Limits aren’t consulted for scheduling (except if you have cpu manager enabled on the node it can assign dedicated cores) so the above poster is wrong

i-am-curious · on Sept 3, 2020

Isn't the solution painfully obvious. Remove the limits around the time you expect extreme loads. Like you said, it works most of the time. Take a hit for unexpected workload spikes. It's a design decision.

thockingoog · on Sept 5, 2020

Since this started by citing me, I feel somewhat obligated to defend my guidance.

I stand by it.

In an ideal world where apps are totally regular and load is equally balanced and every request is equally expensive and libraries don't spawn threads, sure. Maybe it's fine to use limits. My experience, on the other hand, says that most apps are NOT regular, load-balancers sometimes don't, and the real costs of queries are often unpredictable.

This is not to say that everyone should set their limits to `1m` and cross their fingers.

If you want to do it scientifically:

Benchmark your app under a load that represents the high end of reality. If you are preparing for BFCM, triple that.

For these benchmarks, set CPU request = limit.

Measure the critical indicators. Vary the CPU request (and limit) up or down until the indicators are where you want them (e.g. p95 latency < 100ms).

If you provision too much CPU you will waste it. Maybe nobody cares about p95 @50ms vs @100ms. If you provision too little CPU, you won't meet your SLO under load.

Now you can ask: How much do I trust that benchmark? The truth is that accurate benchmarking is DAMN hard. However hard you think it is, it's way harder than that. Even within Google we only have a few apps that we REALLY trust the benchmarks on.

This is where I say to remove (or boost) the CPU limit. It's not going to change the scheduling or feasibility. If you don't use it, it doesn't cost you anything. If you DO you use it it was either idle or you stole it from someone else who was borrowing it anyway.

When you take that unexpected spike - some query-of-doom or handling more load than expected or ... whatever - one of two things happens. Either you have extra CPU you can use, or you don't. When you set CPU limits you remove one of those options.

As for HPA and VPA - sure, great use them. We use that a LOT inside Google. But those don't act instantly - certainly not on the timescale of seconds. Why do you want a "brick-wall" at the end of your runway?

What's the flip-side of this? Well, if you are wildly off in your request, or if you don't re-run your benchmarks periodically, you can come to depend on the "extra". One day that extra won't be there, and your SLOs will be demolished.

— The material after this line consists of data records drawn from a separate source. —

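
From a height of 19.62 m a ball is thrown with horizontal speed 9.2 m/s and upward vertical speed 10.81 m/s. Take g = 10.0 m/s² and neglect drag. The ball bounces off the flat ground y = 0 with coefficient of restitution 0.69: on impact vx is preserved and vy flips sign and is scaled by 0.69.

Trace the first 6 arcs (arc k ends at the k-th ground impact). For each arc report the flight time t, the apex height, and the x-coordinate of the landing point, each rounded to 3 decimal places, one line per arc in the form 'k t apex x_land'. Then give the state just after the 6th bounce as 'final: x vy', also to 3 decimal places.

Arc 1: start y=19.620, vy=10.810 → t=3.338, apex=25.463, x_land=30.707, impact vy=-22.567
  bounce: vy ← 0.69·22.567 = 15.571
Arc 2: start y=0.000, vy=15.571 → t=3.114, apex=12.123, x_land=59.357, impact vy=-15.571
  bounce: vy ← 0.69·15.571 = 10.744
Arc 3: start y=0.000, vy=10.744 → t=2.149, apex=5.772, x_land=79.126, impact vy=-10.744
  bounce: vy ← 0.69·10.744 = 7.413
Arc 4: start y=0.000, vy=7.413 → t=1.483, apex=2.748, x_land=92.767, impact vy=-7.413
  bounce: vy ← 0.69·7.413 = 5.115
Arc 5: start y=0.000, vy=5.115 → t=1.023, apex=1.308, x_land=102.179, impact vy=-5.115
  bounce: vy ← 0.69·5.115 = 3.530
Arc 6: start y=0.000, vy=3.530 → t=0.706, apex=0.623, x_land=108.673, impact vy=-3.530
  bounce: vy ← 0.69·3.530 = 2.435

1 3.338 25.463 30.707
2 3.114 12.123 59.357
3 2.149 5.772 79.126
4 1.483 2.748 92.767
5 1.023 1.308 102.179
6 0.706 0.623 108.673
final: 108.673 2.435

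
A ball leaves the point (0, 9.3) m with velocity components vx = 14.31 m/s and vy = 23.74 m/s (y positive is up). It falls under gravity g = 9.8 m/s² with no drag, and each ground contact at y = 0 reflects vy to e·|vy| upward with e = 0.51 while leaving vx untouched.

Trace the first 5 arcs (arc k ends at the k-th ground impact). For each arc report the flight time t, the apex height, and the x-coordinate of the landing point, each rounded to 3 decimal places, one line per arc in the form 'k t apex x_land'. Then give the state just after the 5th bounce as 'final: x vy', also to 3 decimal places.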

Lastly, if you are REALLY sophisticated, you can collect stats and build a model of how much CPU is "idle" at any given time, on average. That's paid-for and not-used. You can statistically over-commit your machines by lowering requests, packing a bit more work onto the node, and relying on your stats to maintain your SLO. This works best when your various workloads are very un-correlated :)

TL;DR burstable CPU is a safety net. It has risks and requires some discipline to use properly, but for most users (even at Google) it is better than the alternative. But don't take it for granted!